Friday, September 5, 2008

Love, When it Becomes a god, Becomes a Demon

"Anyone who loves his father or mother more than me is not worthy of me; anyone who loves his son or daughter more than me is not worthy of me;” Matt. 10:37. That is an extremely hard statement. God is a jealous God.

I have such a hard time with this. I really love my wife and my kids. I love myself even more. I want to be happy, I don’t want to be miserable. I have often seen the relationships in my life as my ticket to happiness and in reality they have brought much happiness to my life. My problem is that I have a tendency to worship happiness. I (much of the time) want a good marriage more than I want God, I want my children to be healthy and safe more than I want God, I want you to like me more than I want God. The truth is that you do too. That is the story of humanity. We (Adam & Eve) wanted something more than we wanted God so we turned away from him.

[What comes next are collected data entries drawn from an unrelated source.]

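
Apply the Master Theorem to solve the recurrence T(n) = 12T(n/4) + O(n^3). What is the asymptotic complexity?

Master Theorem for T(n) = 12T(n/4) + O(n^3):

a = 12, b = 4, c = 3
log_b(a) = log_4(12) = 1.7925

Case 3: c = 3 > log_4(12) = 1.7925
T(n) = O(n^3) = O(n^3)

For T(n) = 12T(n/4) + O(n^3): log_4(12) = 1.7925. This is Case 3 of the Master Theorem (c > log_b(a), work dominated by root), giving O(n^3).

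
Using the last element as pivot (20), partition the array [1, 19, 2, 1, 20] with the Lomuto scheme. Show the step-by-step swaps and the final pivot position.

Lomuto partition with pivot = 20:

Initial array: [1, 19, 2, 1, 20]

arr[0]=1 <= 20: swap with position 0, array becomes [1, 19, 2, 1, 20]
arr[1]=19 <= 20: swap with position 1, array becomes [1, 19, 2, 1, 20]
arr[2]=2 <= 20: swap with position 2, array becomes [1, 19, 2, 1, 20]
arr[3]=1 <= 20: swap with position 3, array becomes [1, 19, 2, 1, 20]

Place pivot at position 4: [1, 19, 2, 1, 20]
Pivot position: 4

After partitioning with pivot 20, the array becomes [1, 19, 2, 1, 20]. The pivot is placed at index 4. All elements to the left of the pivot are <= 20, and all elements to the right are > 20.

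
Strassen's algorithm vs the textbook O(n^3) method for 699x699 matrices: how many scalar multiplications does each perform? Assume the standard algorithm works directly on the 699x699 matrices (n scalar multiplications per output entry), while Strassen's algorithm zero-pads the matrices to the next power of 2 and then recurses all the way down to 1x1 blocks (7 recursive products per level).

Matrix multiplication for 699x699 matrices:

Strassen's algorithm requires power-of-2 dimensions. Pad 699x699 to 1024x1024 (next power of 2).

Standard algorithm: 699^3 = 341532099 multiplications
Strassen's algorithm: 7^(log2(1024)) = 7^10 = 282475249 multiplications
Savings: 341532099 - 282475249 = 59056850 multiplications

Standard: 341532099 multiplications (699^3). Strassen: 282475249 multiplications (7^10, after padding to 1024x1024). Strassen reduces 8 recursive multiplications to 7 at each level.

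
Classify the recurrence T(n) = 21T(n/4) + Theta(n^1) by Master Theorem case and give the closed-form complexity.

Master Theorem for T(n) = 21T(n/4) + O(n^1):

a = 21, b = 4, c = 1
log_b(a) = log_4(21) = 2.1962

Case 1: c = 1 < log_4(21) = 2.1962
T(n) = O(n^(log_4 21))

For T(n) = 21T(n/4) + O(n^1): log_4(21) = 2.1962. This is Case 1 of the Master Theorem (c < log_b(a), work dominated by leaves), giving O(n^(log_4 21)).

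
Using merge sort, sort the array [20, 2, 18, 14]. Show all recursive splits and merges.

Merge sort trace:

Split: [20, 2, 18, 14] -> [20, 2] and [18, 14]
  Split: [20, 2] -> [20] and [2]
  Merge: [20] + [2] -> [2, 20]
  Split: [18, 14] -> [18] and [14]
  Merge: [18] + [14] -> [14, 18]
Merge: [2, 20] + [14, 18] -> [2, 14, 18, 20]

Final sorted array: [2, 14, 18, 20]

The merge sort proceeds by recursively splitting the array and merging sorted halves.
After all merges, the sorted array is [2, 14, 18, 20].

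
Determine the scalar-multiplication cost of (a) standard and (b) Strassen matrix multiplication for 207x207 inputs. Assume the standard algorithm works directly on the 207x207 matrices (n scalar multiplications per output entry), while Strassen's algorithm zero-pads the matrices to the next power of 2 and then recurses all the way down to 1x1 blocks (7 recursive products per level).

Matrix multiplication for 207x207 matrices:

Strassen's algorithm requires power-of-2 dimensions. Pad 207x207 to 256x256 (next power of 2).

Standard algorithm: 207^3 = 8869743 multiplications
Strassen's algorithm: 7^(log2(256)) = 7^8 = 5764801 multiplications
Savings: 8869743 - 5764801 = 3104942 multiplications

Standard: 8869743 multiplications (207^3). Strassen: 5764801 multiplications (7^8, after padding to 256x256). Strassen reduces 8 recursive multiplications to 7 at each level.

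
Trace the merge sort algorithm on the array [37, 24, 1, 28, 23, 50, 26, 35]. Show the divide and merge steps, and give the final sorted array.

Merge sort trace:

Split: [37, 24, 1, 28, 23, 50, 26, 35] -> [37, 24, 1, 28] and [23, 50, 26, 35]
  Split: [37, 24, 1, 28] -> [37, 24] and [1, 28]
    Split: [37, 24] -> [37] and [24]
    Merge: [37] + [24] -> [24, 37]
    Split: [1, 28] -> [1] and [28]
    Merge: [1] + [28] -> [1, 28]
  Merge: [24, 37] + [1, 28] -> [1, 24, 28, 37]
  Split: [23, 50, 26, 35] -> [23, 50] and [26, 35]
    Split: [23, 50] -> [23] and [50]
    Merge: [23] + [50] -> [23, 50]
    Split: [26, 35] -> [26] and [35]
    Merge: [26] + [35] -> [26, 35]
  Merge: [23, 50] + [26, 35] -> [23, 26, 35, 50]
Merge: [1, 24, 28, 37] + [23, 26, 35, 50] -> [1, 23, 24, 26, 28, 35, 37, 50]

Final sorted array: [1, 23, 24, 26, 28, 35, 37, 50]

The merge sort proceeds by recursively splitting the array and merging sorted halves.
After all merges, the sorted array is [1, 23, 24, 26, 28, 35, 37, 50].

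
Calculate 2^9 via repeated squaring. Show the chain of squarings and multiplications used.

Computing 2^9 by squaring (build up from 2^1; each line after the first costs one multiplication):

2^1 = 2
2^2 = (2^1)^2 = 2^2 = 4
2^4 = (2^2)^2 = 4^2 = 16
2^8 = (2^4)^2 = 16^2 = 256
2^9 = 2 * 2^8 = 2 * 256 = 512

Result: 512
Multiplications needed: 4 (4 lines after 2^1)

2^9 = 512. Using exponentiation by squaring, this requires 4 multiplications. The key idea: if the exponent is even, square the half-power; if odd, multiply by the base once.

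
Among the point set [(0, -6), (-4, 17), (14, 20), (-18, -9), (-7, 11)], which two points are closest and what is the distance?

Computing all pairwise distances among 5 points:

d((0, -6), (-4, 17)) = 23.3452
d((0, -6), (14, 20)) = 29.5296
d((0, -6), (-18, -9)) = 18.2483
d((0, -6), (-7, 11)) = 18.3848
d((-4, 17), (14, 20)) = 18.2483
d((-4, 17), (-18, -9)) = 29.5296
d((-4, 17), (-7, 11)) = 6.7082 <-- minimum
d((14, 20), (-18, -9)) = 43.1856
d((14, 20), (-7, 11)) = 22.8473
d((-18, -9), (-7, 11)) = 22.8254

Closest pair: (-4, 17) and (-7, 11) with distance 6.7082

The closest pair is (-4, 17) and (-7, 11) with Euclidean distance 6.7082. For 5 points, brute-force pairwise comparison is shown above. For large n, the divide-and-conquer algorithm (sort by x, recurse on halves, check the dividing strip) achieves O(n log n).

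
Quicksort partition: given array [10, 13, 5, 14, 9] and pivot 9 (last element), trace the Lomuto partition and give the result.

Lomuto partition with pivot = 9:

Initial array: [10, 13, 5, 14, 9]

arr[0]=10 > 9: no swap
arr[1]=13 > 9: no swap
arr[2]=5 <= 9: swap with position 0, array becomes [5, 13, 10, 14, 9]
arr[3]=14 > 9: no swap

Place pivot at position 1: [5, 9, 10, 14, 13]
Pivot position: 1

After partitioning with pivot 9, the array becomes [5, 9, 10, 14, 13]. The pivot is placed at index 1. All elements to the left of the pivot are <= 9, and all elements to the right are > 9.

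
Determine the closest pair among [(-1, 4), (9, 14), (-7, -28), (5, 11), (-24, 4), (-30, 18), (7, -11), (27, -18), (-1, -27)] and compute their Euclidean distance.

Computing all pairwise distances among 9 points:

d((-1, 4), (9, 14)) = 14.1421
d((-1, 4), (-7, -28)) = 32.5576
d((-1, 4), (5, 11)) = 9.2195
d((-1, 4), (-24, 4)) = 23.0
d((-1, 4), (-30, 18)) = 32.2025
d((-1, 4), (7, -11)) = 17.0
d((-1, 4), (27, -18)) = 35.609
d((-1, 4), (-1, -27)) = 31.0
d((9, 14), (-7, -28)) = 44.9444
d((9, 14), (5, 11)) = 5.0 <-- minimum
d((9, 14), (-24, 4)) = 34.4819
d((9, 14), (-30, 18)) = 39.2046
d((9, 14), (7, -11)) = 25.0799
d((9, 14), (27, -18)) = 36.7151
d((9, 14), (-1, -27)) = 42.2019
d((-7, -28), (5, 11)) = 40.8044
d((-7, -28), (-24, 4)) = 36.2353
d((-7, -28), (-30, 18)) = 51.4296
d((-7, -28), (7, -11)) = 22.0227
d((-7, -28), (27, -18)) = 35.4401
d((-7, -28), (-1, -27)) = 6.0828
d((5, 11), (-24, 4)) = 29.8329
d((5, 11), (-30, 18)) = 35.6931
d((5, 11), (7, -11)) = 22.0907
d((5, 11), (27, -18)) = 36.4005
d((5, 11), (-1, -27)) = 38.4708
d((-24, 4), (-30, 18)) = 15.2315
d((-24, 4), (7, -11)) = 34.4384
d((-24, 4), (27, -18)) = 55.5428
d((-24, 4), (-1, -27)) = 38.6005
d((-30, 18), (7, -11)) = 47.0106
d((-30, 18), (27, -18)) = 67.4166
d((-30, 18), (-1, -27)) = 53.535
d((7, -11), (27, -18)) = 21.1896
d((7, -11), (-1, -27)) = 17.8885
d((27, -18), (-1, -27)) = 29.4109

Closest pair: (9, 14) and (5, 11) with distance 5.0

The closest pair is (9, 14) and (5, 11) with Euclidean distance 5.0. For 9 points, brute-force pairwise comparison is shown above. For large n, the divide-and-conquer algorithm (sort by x, recurse on halves, check the dividing strip) achieves O(n log n).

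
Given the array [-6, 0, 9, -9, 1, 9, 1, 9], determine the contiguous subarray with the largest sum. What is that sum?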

In fact, my main purpose in going to God (or church or just doing good things) is often to get God to deliver his blessings to my door. Ironic isn’t it, I use God to move away from God. Blessings are the point, not God. It’s what he can do for me, not finding my life in him. When he doesn’t deliver I try to find a way to make my life work on my own terms and justify my disobedience because of his lack, instead of trusting that he loves me and is working in my pain to bring about my good.

The problem is that “Love, when it becomes a God, becomes a demon.” (C.S. Lewis) God knows that my greatest, deepest need is a living breathing relationship of love and trust with him. My prayer is that the Spirit works in me to know and want this in an ever increasing way. When I want God more than I want a good marriage and great kids I can have a better marriage and healthier kids (it’s a side benefit and not the point.)

Another thought that comes to mind is another one from C.S. Lewis—“Because we love something else more than this world we love even this world better than those who know no other.”

May we love God so much than we overflow with love to one another, family, friends and enemies.